久しぶりに銀行でキャッシュ・カードを使ったら機械が読み取ってくれない。どうしたことかと男性行員に聞いたら調べてくれ、磁気不良だと分かり、交換手続きのため小一時間銀行で過ごす破目となった。誘導された席は大きなディスプレイの真ん前の位置で、色々なCMが流れているのだが、“何某コイン”の宣伝の時だけいやに音量が高くなる。
〈眼鏡を掛けた男が昨日の酒場での精算を同僚だか先輩だかに促し、割り勘で三千八百十七円ずつお願いします。じゃぁ四千円だな。はい、これ四千円。いや、三千八百十七円丁度を頂戴したい。今そんな細かいのないよ。“何某コイン”なら一円単位まですぐさま支払いが可能なんです!〉
と、まぁ、そんな内容なのだが、眼鏡の「割り勘男優」の声が非常に喧しくて勘に障る。五六回は見させられた。当方が苛々しているせいかも知れないが、何度席を立とうとしたことか。でも行員さんは親切だし、しっかり「ソーシャル・ディスタンス」を実践している空間では場所を変えるのも憚られる。

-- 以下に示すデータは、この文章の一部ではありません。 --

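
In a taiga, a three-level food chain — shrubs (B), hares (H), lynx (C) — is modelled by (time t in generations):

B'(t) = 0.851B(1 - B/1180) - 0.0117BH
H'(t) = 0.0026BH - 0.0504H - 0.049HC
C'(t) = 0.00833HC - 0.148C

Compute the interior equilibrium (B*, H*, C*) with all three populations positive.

From dC/dt = 0: 0.00833H* = 0.148, so H* = 17.8.
From dB/dt = 0: 0.851(1 - B*/1180) = 0.0117·17.8, giving B* = 1180·(1 - 0.244) = 892.
From dH/dt = 0: 0.0026·892 - 0.0504 = 0.049C*, so C* = 2.27/0.049 = 46.3.

B* ≈ 892, H* ≈ 17.8, C* ≈ 46.3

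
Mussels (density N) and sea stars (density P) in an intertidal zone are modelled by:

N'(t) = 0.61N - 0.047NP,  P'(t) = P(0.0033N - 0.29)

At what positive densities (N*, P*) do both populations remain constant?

Set dP/dt = 0 with P > 0: 0.0033N - 0.29 = 0, so N* = 0.29/0.0033 = 87.9.
Set dN/dt = 0 with N > 0: 0.61 - 0.047P = 0, so P* = 0.61/0.047 = 13.

N* ≈ 87.9, P* ≈ 13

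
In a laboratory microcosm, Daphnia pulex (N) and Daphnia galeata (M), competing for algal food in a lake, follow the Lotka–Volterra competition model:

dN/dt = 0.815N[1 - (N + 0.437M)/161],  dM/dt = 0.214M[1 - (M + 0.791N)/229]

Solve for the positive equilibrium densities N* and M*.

Setting both brackets to zero gives the nullclines N + 0.437M = 161 and 0.791N + M = 229.
Substituting M = 229 - 0.791N into the first: N(1 - 0.437·0.791) = 161 - 0.437·229.
So N* = 60.9/0.654 = 93.1, and then M* = 229 - 0.791·93.1 = 155.

N* ≈ 93.1, M* ≈ 155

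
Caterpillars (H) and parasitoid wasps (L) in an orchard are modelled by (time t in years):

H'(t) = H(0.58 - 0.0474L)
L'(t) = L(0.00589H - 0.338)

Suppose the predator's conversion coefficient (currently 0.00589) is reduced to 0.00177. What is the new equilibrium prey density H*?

H* ≈ 191

At the interior fixed point, setting dL/dt = 0 with L > 0 fixes H* = (predator death rate)/(HL coefficient) — independent of the other coefficients.
With the change, H* = 0.338/0.00177 = 191; it rises from 57.4.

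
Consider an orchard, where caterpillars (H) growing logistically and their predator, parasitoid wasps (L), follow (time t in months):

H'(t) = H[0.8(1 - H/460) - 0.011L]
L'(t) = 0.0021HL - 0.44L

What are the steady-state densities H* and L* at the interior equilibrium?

From dL/dt = 0 with L > 0: 0.0021H* = 0.44, so H* = 210.
Substitute into dH/dt = 0: 0.8(1 - 210/460) = 0.011L*.
The bracket is 0.545, giving L* = 0.436/0.011 = 39.6.

H* ≈ 210, L* ≈ 39.6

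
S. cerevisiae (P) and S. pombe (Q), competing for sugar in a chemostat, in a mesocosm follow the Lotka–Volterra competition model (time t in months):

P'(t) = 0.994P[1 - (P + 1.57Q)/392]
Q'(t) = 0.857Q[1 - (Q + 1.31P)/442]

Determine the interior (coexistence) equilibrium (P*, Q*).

P* ≈ 286, Q* ≈ 67.7

Setting both brackets to zero gives the nullclines P + 1.57Q = 392 and 1.31P + Q = 442.
Substituting Q = 442 - 1.31P into the first: P(1 - 1.57·1.31) = 392 - 1.57·442.
So P* = -302/-1.06 = 286, and then Q* = 442 - 1.31·286 = 67.7.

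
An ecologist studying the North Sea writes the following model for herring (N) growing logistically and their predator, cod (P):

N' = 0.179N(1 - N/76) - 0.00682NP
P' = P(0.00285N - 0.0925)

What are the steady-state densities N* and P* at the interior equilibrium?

From dP/dt = 0 with P > 0: 0.00285N* = 0.0925, so N* = 32.5.
Substitute into dN/dt = 0: 0.179(1 - 32.5/76) = 0.00682P*.
The bracket is 0.573, giving P* = 0.103/0.00682 = 15.

N* ≈ 32.5, P* ≈ 15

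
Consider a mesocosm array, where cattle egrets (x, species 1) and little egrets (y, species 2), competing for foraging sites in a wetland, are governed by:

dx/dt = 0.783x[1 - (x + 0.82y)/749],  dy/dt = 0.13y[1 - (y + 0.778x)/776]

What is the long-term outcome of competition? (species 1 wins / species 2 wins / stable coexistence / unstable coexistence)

Compare the nullcline intercepts: K1/α12 = 749/0.82 = 913 > K2 = 776; K2/α21 = 776/0.778 = 997 > K1 = 749.
Since both inequalities hold, each species can invade when rare, so the interior equilibrium is stable.

stable coexistence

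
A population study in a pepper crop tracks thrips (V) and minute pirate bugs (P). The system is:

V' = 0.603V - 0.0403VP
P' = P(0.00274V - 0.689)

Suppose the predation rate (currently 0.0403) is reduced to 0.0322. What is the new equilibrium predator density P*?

At the interior fixed point, setting dV/dt = 0 with V > 0 fixes P* = (prey growth rate)/(VP coefficient) — independent of the other coefficients.
With the change, P* = 0.603/0.0322 = 18.7; it rises from 15.

P* ≈ 18.7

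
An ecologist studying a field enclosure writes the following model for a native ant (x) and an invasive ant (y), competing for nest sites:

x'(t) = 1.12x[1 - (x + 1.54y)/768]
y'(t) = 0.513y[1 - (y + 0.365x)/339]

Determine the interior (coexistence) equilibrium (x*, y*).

Setting both brackets to zero gives the nullclines x + 1.54y = 768 and 0.365x + y = 339.
Substituting y = 339 - 0.365x into the first: x(1 - 1.54·0.365) = 768 - 1.54·339.
So x* = 246/0.438 = 562, and then y* = 339 - 0.365·562 = 134.

x* ≈ 562, y* ≈ 134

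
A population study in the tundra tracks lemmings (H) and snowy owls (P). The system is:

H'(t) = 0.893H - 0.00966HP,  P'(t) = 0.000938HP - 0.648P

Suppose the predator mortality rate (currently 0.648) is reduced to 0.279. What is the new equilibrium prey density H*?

H* ≈ 297

At the interior fixed point, setting dP/dt = 0 with P > 0 fixes H* = (predator death rate)/(HP coefficient) — independent of the other coefficients.
With the change, H* = 0.279/0.000938 = 297; it falls from 691.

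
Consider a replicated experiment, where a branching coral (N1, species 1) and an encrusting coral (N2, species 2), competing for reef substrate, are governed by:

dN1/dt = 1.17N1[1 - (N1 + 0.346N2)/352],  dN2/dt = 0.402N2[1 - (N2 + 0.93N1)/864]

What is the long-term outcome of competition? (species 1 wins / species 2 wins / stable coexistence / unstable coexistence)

Compare the nullcline intercepts: K1/α12 = 352/0.346 = 1020 > K2 = 864; K2/α21 = 864/0.93 = 929 > K1 = 352.
Since both inequalities hold, each species can invade when rare, so the interior equilibrium is stable.

stable coexistence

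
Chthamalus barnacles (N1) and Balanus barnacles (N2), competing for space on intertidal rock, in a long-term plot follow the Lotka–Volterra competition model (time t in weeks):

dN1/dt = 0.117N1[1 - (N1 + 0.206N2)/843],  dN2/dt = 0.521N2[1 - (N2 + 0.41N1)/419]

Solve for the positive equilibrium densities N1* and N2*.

N1* ≈ 826, N2* ≈ 80.1

Setting both brackets to zero gives the nullclines N1 + 0.206N2 = 843 and 0.41N1 + N2 = 419.
Substituting N2 = 419 - 0.41N1 into the first: N1(1 - 0.206·0.41) = 843 - 0.206·419.
So N1* = 757/0.916 = 826, and then N2* = 419 - 0.41·826 = 80.1.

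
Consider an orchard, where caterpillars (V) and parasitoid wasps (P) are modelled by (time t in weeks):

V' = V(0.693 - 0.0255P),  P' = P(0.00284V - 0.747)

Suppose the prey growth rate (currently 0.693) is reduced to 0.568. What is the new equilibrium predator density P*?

At the interior fixed point, setting dV/dt = 0 with V > 0 fixes P* = (prey growth rate)/(VP coefficient) — independent of the other coefficients.
With the change, P* = 0.568/0.0255 = 22.3; it falls from 27.2.

P* ≈ 22.3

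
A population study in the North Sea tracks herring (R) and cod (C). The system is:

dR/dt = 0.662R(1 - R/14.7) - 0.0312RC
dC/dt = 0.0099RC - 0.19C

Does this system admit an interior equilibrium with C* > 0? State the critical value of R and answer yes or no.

Threshold R = 19.2; K < 19.2, so no, the predator goes extinct.

The predator equation gives dC/dt > 0 only when R > 0.19/0.0099 = 19.2.
Without the predator, R → K = 14.7. Since 14.7 < 19.2, the predator cannot invade.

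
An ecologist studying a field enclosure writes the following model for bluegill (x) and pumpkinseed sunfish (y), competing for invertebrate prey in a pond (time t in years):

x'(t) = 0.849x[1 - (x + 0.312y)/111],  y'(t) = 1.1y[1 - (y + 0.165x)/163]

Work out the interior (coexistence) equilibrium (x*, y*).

x* ≈ 63.4, y* ≈ 153

Setting both brackets to zero gives the nullclines x + 0.312y = 111 and 0.165x + y = 163.
Substituting y = 163 - 0.165x into the first: x(1 - 0.312·0.165) = 111 - 0.312·163.
So x* = 60.1/0.949 = 63.4, and then y* = 163 - 0.165·63.4 = 153.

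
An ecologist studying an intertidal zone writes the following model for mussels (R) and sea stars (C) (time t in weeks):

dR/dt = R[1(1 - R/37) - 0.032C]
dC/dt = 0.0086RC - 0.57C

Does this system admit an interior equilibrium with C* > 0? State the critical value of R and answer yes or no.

The predator equation gives dC/dt > 0 only when R > 0.57/0.0086 = 66.3.
Without the predator, R → K = 37. Since 37 < 66.3, the predator cannot invade.

Threshold R = 66.3; K < 66.3, so no, the predator goes extinct.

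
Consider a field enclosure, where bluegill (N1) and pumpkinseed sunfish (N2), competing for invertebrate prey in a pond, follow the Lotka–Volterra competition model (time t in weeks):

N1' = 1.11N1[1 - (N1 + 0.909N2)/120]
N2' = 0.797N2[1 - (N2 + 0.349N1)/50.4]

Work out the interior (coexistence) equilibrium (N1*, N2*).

N1* ≈ 109, N2* ≈ 12.5

Setting both brackets to zero gives the nullclines N1 + 0.909N2 = 120 and 0.349N1 + N2 = 50.4.
Substituting N2 = 50.4 - 0.349N1 into the first: N1(1 - 0.909·0.349) = 120 - 0.909·50.4.
So N1* = 74.2/0.683 = 109, and then N2* = 50.4 - 0.349·109 = 12.5.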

割前勘定が便利になるからいったいなんだと云うのだ(無論それだけじゃない利便は俺でもちょっとは分かるけど)!
昔、特別競輪の出張の夜の酒場で、六人で二万ちょっとぐらいだったのかなぁ。とりあえず払っとくと伝票を持ったEさんが次の店で、さっきの一人五千円ずつねと徴収していた。途中で発覚して恰好の笑い話となったか、首尾良く浮かしたのかは忘れたが、俺の周りには憎めない曲者が多く居た。
松戸競輪の近くの雀荘で三人麻雀をよくやった。サンマはスピーディだから一局が速い。和了した人が「寺銭」百円を箱に入れ、場代(雀荘の料金)に充当させる慣わしとなっているのだが、それをしょっちゅう誤魔化す予想屋の爺さんが居た。「駄目だよ某さんテラいれなきゃ」「いや、払ったよさっき――」「さっきじゃないよ、今、上がったやつ!」いつも麻雀で勝っているくせに百円のテラもなんとかしようと「画策」する。煮ても焼いても喰えなかった博打場の先輩たちは、もうとっくにこの世には居ない。